Cauliflower is my favorite vegetable. There’s simply no contest. I am amazed at its versatility. It is so much more than just a bunch of boiled white florets. Cauliflower puree is nothing short of luxurious and is the perfect bed for a perfectly grilled steak. Roasted cauliflower tossed in parmesan cheese and herbs is a snack-able treat. Pureed cauliflower serves as a perfect and healthy base to any cream soup. Pizza crust. Breadsticks. Cauliflower rice. The possibilities are endless.
It’s a rare treat when I can share a recipe with you that includes so many of my favorite ingredients and products rolled into one dish. But that is exactly what has happened here. Keep in mind, I have NOT received any product or compensation from these companies. I just really love them. They are regulars in my kitchen, and I am glad to give them a shout out.
Cauliflower rice is a wildly popular ingredient these days. But for this recipe I’ve decided to take things a bit further and processed my cauliflower down to a fine grain couscous. It is uncanny how closely cauliflower couscous resembles regular couscous in size, texture, and taste. My kids were completely fooled. They simply could not believe what they were eating was cauliflower.
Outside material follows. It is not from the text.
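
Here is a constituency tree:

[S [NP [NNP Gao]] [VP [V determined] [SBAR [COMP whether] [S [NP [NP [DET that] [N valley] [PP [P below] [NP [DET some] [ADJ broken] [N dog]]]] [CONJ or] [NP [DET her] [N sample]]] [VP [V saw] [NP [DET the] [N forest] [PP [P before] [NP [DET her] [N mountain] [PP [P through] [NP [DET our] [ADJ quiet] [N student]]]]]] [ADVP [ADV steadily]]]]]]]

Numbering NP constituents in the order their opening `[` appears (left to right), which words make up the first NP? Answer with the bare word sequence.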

One thing that makes this couscous so tasty is the fact that I roasted the cauliflower florets prior to processing them. Roasting vegetables brings out all of their natural goodness. I really went back and forth about adding this extra step, but believe me, it is worth it.
Now it was time to transform this cauliflower couscous. I opted for a classic flavor profile: Caprese. Diced red onion, mozzarella, fresh basil, and a colorful array of miniature tomatoes (I have zero will power with Sunset’s Wild Wonders tomatoes – they are insanely delicious) find the perfect home in this salad. I opted to add grilled chicken to the mix as well.
The final element of this recipe that brings everything together is the vinaigrette. I combined avocado oil with golden balsamic vinegar then filled it with dried Italian herbs and my favorite spice blend from Healthy Solutions Spice Blends: Ultimate Burger. You may ask, “What in the world is a burger blend doing in a Caprese salad?” This particular blend is filled with dried bell peppers, onions, and other spices that actually compliment the salad perfectly.
The final dish is colorful, flavorful, healthful, and just plain addicting.
2 large heads of fresh cauliflower, florets removed (yielding about 12 cups)
1/4 cup avocado oil (mild olive oil may be a substitute)
1 & 1/2 cup finely diced red onion
3 cups finely diced cooked, grilled chicken breasts
16 oz. skim milk (or fat free) mozzarella cheese, cut into small cubes
1/2 cup very tightly packed, freshly chopped basil leaves
3 cups diced fresh tomatoes (I prefer to use a mixture of small, colorful grape/cherry size tomatoes – opt for some yellow, red, and orange varieties)
1/2 cup avocado oil (can use olive oil as a substitute)
1/3 cup + 2 Tablespoons white balsamic vinegar
4 Tablespoons dried Italian seasoning
3/4 teaspoon sea salt
1/4 teaspoon ground black pepper
Remove the cauliflower florets from the cauliflower heads. Place the florets into a large resealable plastic bag. Pour 1/4 cup of avocado oil into the bag. Seal and shake to coat.
Place the florets onto a baking sheet lined with parchment paper (you may need 2 small sheets or one large). Roast in a 400 degree oven for 20 minutes. Flip the cauliflower over at the half way cooking point.
Allow the cauliflower to cool for 10 minutes. Place the florets into a food processor in 2 batches. Pulse until the cauliflower breaks down into very small pieces that resemble couscous. Place into a very large bowl.
Stir in the diced red onion, diced cooked chicken breast, chopped basil leaves, and diced tomatoes.
Place all of the ingredients for the dressing into a jar with a tight fitted lid. Secure the lid and shake vigorously to emulsify. Pour the dressing into the couscous and stir to incorporate. You may serve immediately or cover and chill before serving.